J’ai raconté mes premières conneries sur internet il y a tout juste 10 ans, en 2002, avant d’ouvrir en 2004 Quo Vadis ? où j’ai écrit tout et n’importe quoi. En 2006 j’ai commencé à tripoter la musique, tout d’abord en agence, puis sur le Hiboo avant de créer successivement Soul Kitchen et LeTransistor. Je me rappelle mes premières demandes d’accréditations que je devais faire à travers l’agence de presse qui me représentait parce que les labels n’avaient personne qui s’occupait des sites internet et que de toutes façons, internet n’était pas dans les quotas.

De mon petit hublot extérieur j’ai vu le web arriver dans les maisons de disques et y prendre petit à petit l’importance qu’il a aujourd’hui où il fait partie intégrante des plans promo. J’ai vu celle qu’on a appelé la blogosphère musicale naître, vivre et petit à petit mourir sans même qu’on s’en rendre compte. J’y ai fait des rencontres. Je m’y suis fait des amis. Ça c’est une chance.

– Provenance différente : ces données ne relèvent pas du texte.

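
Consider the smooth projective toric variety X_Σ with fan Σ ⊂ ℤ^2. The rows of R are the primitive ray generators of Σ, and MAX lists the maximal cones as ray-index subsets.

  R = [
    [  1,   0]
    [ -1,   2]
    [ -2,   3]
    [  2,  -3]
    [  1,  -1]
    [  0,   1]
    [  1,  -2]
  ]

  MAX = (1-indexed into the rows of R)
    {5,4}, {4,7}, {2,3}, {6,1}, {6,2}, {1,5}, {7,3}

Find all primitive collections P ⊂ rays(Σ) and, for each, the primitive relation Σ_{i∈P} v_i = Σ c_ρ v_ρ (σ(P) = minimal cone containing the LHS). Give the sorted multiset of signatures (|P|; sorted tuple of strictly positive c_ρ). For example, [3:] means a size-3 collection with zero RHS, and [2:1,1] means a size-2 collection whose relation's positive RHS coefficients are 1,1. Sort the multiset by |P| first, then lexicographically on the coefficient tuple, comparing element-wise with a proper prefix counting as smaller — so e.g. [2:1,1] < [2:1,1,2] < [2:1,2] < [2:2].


Δ(Σ) — 7 vertices, 14 min non-faces:

  • {2,7}:  v_{2} + v_{7} = 0  ⟹  sig = [2:]
  • {3,4}:  v_{3} + v_{4} = 0  ⟹  sig = [2:]
  • {2,4}:  v_{2} + v_{4} = v_{5}  ⟹  sig = [2:1]
  • {2,5}:  v_{2} + v_{5} = v_{6}  ⟹  sig = [2:1]
  • {3,5}:  v_{3} + v_{5} = v_{2}  ⟹  sig = [2:1]
  • {5,6}:  v_{5} + v_{6} = v_{1}  ⟹  sig = [2:1]
  • {5,7}:  v_{5} + v_{7} = v_{4}  ⟹  sig = [2:1]
  • {6,7}:  v_{6} + v_{7} = v_{5}  ⟹  sig = [2:1]
  • {1,3}:  v_{1} + v_{3} = v_{2} + v_{6}  ⟹  sig = [2:1,1]
  • {1,2}:  v_{1} + v_{2} = 2·v_{6}  ⟹  sig = [2:2]
  • {1,7}:  v_{1} + v_{7} = 2·v_{5}  ⟹  sig = [2:2]
  • {3,6}:  v_{3} + v_{6} = 2·v_{2}  ⟹  sig = [2:2]
  • {4,6}:  v_{4} + v_{6} = 2·v_{5}  ⟹  sig = [2:2]
  • {1,4}:  v_{1} + v_{4} = 3·v_{5}  ⟹  sig = [2:3]

Hence PRS(X_Σ) =
    [2:]
    [2:]
    [2:1]
    [2:1]
    [2:1]
    [2:1]
    [2:1]
    [2:1]
    [2:1,1]
    [2:2]
    [2:2]
    [2:2]
    [2:2]
    [2:3]


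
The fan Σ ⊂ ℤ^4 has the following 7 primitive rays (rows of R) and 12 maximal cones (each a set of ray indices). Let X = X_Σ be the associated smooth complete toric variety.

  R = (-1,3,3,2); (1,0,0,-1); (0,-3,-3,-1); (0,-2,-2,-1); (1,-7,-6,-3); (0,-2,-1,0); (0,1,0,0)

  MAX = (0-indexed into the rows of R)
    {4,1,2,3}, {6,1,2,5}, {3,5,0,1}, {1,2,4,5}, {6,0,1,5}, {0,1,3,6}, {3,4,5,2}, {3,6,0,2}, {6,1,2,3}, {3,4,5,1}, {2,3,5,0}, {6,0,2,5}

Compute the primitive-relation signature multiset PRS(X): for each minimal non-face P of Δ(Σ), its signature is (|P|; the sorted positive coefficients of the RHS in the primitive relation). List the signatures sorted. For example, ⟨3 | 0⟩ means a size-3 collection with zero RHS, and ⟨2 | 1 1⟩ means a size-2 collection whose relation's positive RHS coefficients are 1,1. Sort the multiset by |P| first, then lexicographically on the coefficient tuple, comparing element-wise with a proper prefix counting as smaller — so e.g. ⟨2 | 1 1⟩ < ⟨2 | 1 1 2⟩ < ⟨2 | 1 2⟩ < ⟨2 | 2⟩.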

Il aura fallu plusieurs années pour recevoir les infos des différents labels, pour que les publications que j’ai (co)créé gagnent la visibilité nécessaire et que l’on gagne en crédibilité vis à vis des professionnels de la musique sans en perdre vis à vis de nous même. Ce dilemne, mes visions et celles des gens avec qui j’ai collaboré nous on poussé à faire des choix dont j’ai toujours assumé les conséquences. Pendant que certains, dont la crédibilité musicale m’échappent encore, tweetent et instragrament à tout va ceux qui les caressent dans le sens du poil et se font les passes plats des labels qui les chouchoutent pour (re)dorer leurs propres images de marque personnels, nous avons fait le choix de ne pas relayer certaines informations, d’aller à contre courant et plus généralement de faire ce que nous avions envie de faire. Ces choix (et mon caractère de merde) ont eu pour conséquences des courriers recommandés en guise de menaces de la part de quelque tremplin, d’être interdit des concerts d’un label (représentant quand même Mylène Farmer, Superbus et Lara Fabian) et d’être passé à côté de nombre d’opportunités (voyages de presse, concerts privés, open bar avec pute coke et alcool etc.).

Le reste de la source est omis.